One thing you should spot from the diagram above by now is that since the array is sorted, if after finding the sum of the value of the start pointer index and the end pointer index and the sum is less than the target value, the only way to get closer to our target value then is by moving the start pointer by 1 place. Same goes for if the sum of start pointer index value and end pointer index value is greater than target value; the only way to get closet to the target value is to move the end pointer by 1 place.

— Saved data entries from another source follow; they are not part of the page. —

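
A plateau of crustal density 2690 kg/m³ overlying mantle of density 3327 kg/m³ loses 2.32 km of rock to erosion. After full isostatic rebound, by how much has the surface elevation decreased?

0.444 km

Rebound u = e ρ_c/ρ_m = 2.32 km × 2690/3327 = 1.876 km.
Net surface drop = e − u = 2.32 km − 1.876 km = e (ρ_m − ρ_c)/ρ_m = 0.444 km.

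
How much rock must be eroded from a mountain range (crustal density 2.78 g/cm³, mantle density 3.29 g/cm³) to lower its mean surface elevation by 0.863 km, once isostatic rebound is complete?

5.57 km

Net drop Δ = e − u = e − e ρ_c/ρ_m = e (ρ_m − ρ_c)/ρ_m.
e = Δ ρ_m/(ρ_m − ρ_c) = 0.863 km × 3.29/0.51 = 5.57 km.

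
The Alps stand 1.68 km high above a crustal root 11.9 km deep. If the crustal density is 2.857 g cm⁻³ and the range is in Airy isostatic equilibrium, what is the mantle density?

3.26 g cm⁻³

Airy balance: ρ_c h = (ρ_m − ρ_c) r → ρ_m = ρ_c (1 + h/r).
ρ_m = 2.857 × (1 + 1.68 km/11.9 km) = 3.26 g cm⁻³.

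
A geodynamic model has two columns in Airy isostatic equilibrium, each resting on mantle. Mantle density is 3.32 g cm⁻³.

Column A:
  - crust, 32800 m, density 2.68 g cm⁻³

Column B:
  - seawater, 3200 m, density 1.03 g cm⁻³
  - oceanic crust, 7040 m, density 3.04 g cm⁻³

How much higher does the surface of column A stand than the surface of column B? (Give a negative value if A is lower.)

For any compensation level in the mantle, the mantle terms cancel and isostasy reduces to e = (Σt_A − Σt_B) − (Σ(ρt)_A − Σ(ρt)_B) / ρ_m.
Σt_A = 32800 m; Σt_B = 10240 m; Σ(ρt)_A = 87904; Σ(ρt)_B = 24697.6 (in m·g cm⁻³).
e = (32800 − 10240) − (87904 − 24697.6) / 3.32 = 3520 m.

3520 m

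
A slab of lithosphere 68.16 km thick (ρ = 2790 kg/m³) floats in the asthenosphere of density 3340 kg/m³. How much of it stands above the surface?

11.2 km

Floating equilibrium: submerged depth d = t ρ_obj/ρ_fluid = 68.16 km × 2790/3340 = 56.94 km.
Freeboard = t − d = 68.16 km − 56.94 km = 11.2 km.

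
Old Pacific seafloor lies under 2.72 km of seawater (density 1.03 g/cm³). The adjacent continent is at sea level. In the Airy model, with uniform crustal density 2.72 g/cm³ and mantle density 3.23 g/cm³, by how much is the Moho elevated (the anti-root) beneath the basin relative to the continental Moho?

9.01 km

In Airy isostatic equilibrium: replacing crust with seawater at the top is compensated by replacing crust with mantle at the base: d (ρ_c − ρ_w) = a (ρ_m − ρ_c).
a = d (ρ_c − ρ_w)/(ρ_m − ρ_c) = 2.72 km × 1.69/0.51 = 9.01 km.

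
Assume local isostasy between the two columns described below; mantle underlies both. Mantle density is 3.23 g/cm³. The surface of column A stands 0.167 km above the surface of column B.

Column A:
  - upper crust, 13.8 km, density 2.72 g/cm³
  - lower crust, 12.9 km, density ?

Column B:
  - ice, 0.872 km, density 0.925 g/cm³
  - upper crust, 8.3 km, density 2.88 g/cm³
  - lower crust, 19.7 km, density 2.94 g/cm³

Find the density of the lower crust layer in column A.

2.91 g/cm³

Take the compensation level at the base of the deeper column (depth z_c below the surface of column A) and equate Σ ρ_i t_i down to z_c; mantle fills any gap and the z_c terms cancel.
Column A: 13.8×2.72 + 12.9×ρ + (z_c − 26.7)×3.23
Column B: 0.167×0 + 0.872×0.925 + 8.3×2.88 + 19.7×2.94 + (z_c − 0.167 − 28.872)×3.23
The z_c×3.23 term appears on both sides and cancels. Collect the known terms of each column as K = Σ(ρt)_known − 3.23 × (depth of known layers): K_A = 37.536 − 3.23×26.7 = −48.705; K_B = 82.6286 − 3.23×(0.167 + 28.872) = −11.16737.
Balance: K_A + 12.9×ρ = K_B, so ρ = (K_B − K_A)/12.9 = 37.5376/12.9 = 2.91 g/cm³.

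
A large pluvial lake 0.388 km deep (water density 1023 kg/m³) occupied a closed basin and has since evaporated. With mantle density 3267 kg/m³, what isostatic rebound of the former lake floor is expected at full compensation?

0.121 km

u = d ρ_w/ρ_m = 0.388 km × 1023/3267 = 0.121 km.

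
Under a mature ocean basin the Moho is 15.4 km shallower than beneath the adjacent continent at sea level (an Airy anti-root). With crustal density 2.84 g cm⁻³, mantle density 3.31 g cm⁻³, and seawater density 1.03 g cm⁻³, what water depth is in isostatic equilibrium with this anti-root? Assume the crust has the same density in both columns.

4 km

Replacing a thickness d of crust by seawater at the top must be balanced by replacing crust with mantle at the base: d (ρ_c − ρ_w) = a (ρ_m − ρ_c).
d = a (ρ_m − ρ_c)/(ρ_c − ρ_w) = 15.4 km × 0.47/1.81 = 4 km.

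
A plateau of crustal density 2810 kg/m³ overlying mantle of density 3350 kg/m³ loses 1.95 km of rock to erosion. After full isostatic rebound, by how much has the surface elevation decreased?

0.314 km

Rebound u = e ρ_c/ρ_m = 1.95 km × 2810/3350 = 1.636 km.
Net surface drop = e − u = 1.95 km − 1.636 km = e (ρ_m − ρ_c)/ρ_m = 0.314 km.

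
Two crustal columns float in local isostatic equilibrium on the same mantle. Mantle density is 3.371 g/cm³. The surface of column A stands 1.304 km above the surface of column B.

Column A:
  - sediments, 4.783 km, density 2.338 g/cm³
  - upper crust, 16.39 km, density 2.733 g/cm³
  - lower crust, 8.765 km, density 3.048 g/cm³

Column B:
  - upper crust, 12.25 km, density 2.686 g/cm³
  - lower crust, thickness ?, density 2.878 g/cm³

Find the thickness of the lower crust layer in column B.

Take the compensation level at the base of the deeper column (depth z_c below the surface of column A) and equate Σ ρ_i t_i down to z_c; mantle fills any gap and the z_c terms cancel.
Column A: 4.783×2.338 + 16.39×2.733 + 8.765×3.048 + (z_c − 29.938)×3.371
Column B: 1.304×0 + 12.25×2.686 + x×2.878 + (z_c − 1.304 − 12.25 − x)×3.371
The z_c×3.371 term appears on both sides and cancels. Collect the known terms of each column as K = Σ(ρt)_known − 3.371 × (depth of known layers): K_A = 82.692244 − 3.371×29.938 = −18.228754; K_B = 32.9035 − 3.371×(1.304 + 12.25) = −12.787034.
Balance: K_A = K_B − x×(3.371 − 2.878), so x = (K_B − K_A)/(3.371 − 2.878) = 5.44172/0.493 = 11 km.

11 km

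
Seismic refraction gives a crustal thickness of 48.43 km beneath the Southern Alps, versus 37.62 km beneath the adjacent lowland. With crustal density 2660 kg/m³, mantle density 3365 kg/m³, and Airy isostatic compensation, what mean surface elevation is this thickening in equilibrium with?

Excess crust Δ = 48.43 km − 37.62 km = 10.81 km, split between elevation h and root r with h + r = Δ.
Airy balance ρ_c h = (ρ_m − ρ_c) r gives r = h ρ_c/(ρ_m − ρ_c), so h (1 + ρ_c/(ρ_m − ρ_c)) = Δ, i.e. h = Δ (ρ_m − ρ_c)/ρ_m.
h = 10.81 km × 705/3365 = 2.26 km.

2.26 km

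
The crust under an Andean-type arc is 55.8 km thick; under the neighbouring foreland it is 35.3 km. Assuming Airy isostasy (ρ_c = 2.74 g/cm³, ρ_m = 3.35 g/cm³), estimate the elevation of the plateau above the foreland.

Excess crust Δ = 55.8 km − 35.3 km = 20.5 km, split between elevation h and root r with h + r = Δ.
Airy balance ρ_c h = (ρ_m − ρ_c) r gives r = h ρ_c/(ρ_m − ρ_c), so h (1 + ρ_c/(ρ_m − ρ_c)) = Δ, i.e. h = Δ (ρ_m − ρ_c)/ρ_m.
h = 20.5 km × 0.61/3.35 = 3.73 km.

3.73 km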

Given our first input for example:

- We begin with start pointer index value == 2 and end pointer index value == 75, sum == 77. 77 is less than 86, so we increment our start pointer index by 1 place to index position 1 having value == 7
- So now start pointer index value == 7 and end pointer index value == 75, sum == 82. 82 is less than 86, so we increment our start pointer index by 1 place to index position 2 having value == 11
- Now start pointer index value == 11 and end pointer index value == 75, sum == 86. 86 is equal to our target value, so we return 1 and end program execution

## Solution

The solution is implemented in c but the algorithm can be implemented in any language of your choice.

```
int Two_Sum_With_Two_Pointers(int arr[], int n, int target)
{
int start_pointer = 0;
int end_pointer = n - 1;
while(start_pointer < end_pointer){
int sum = arr[start_pointer] + arr[end_pointer];
if(sum == target)
return 1;
if(sum < target)
start_pointer++;
else
end_pointer--;
}
return 0;
}
```

### Conclusion

Our solution runs in O(n) or linear time and is far more time efficient than the brute-force approach that runs in O(n^{2}) or quadratic time. See big-o cheat sheet to see difference between O(n) and O(n^{2}).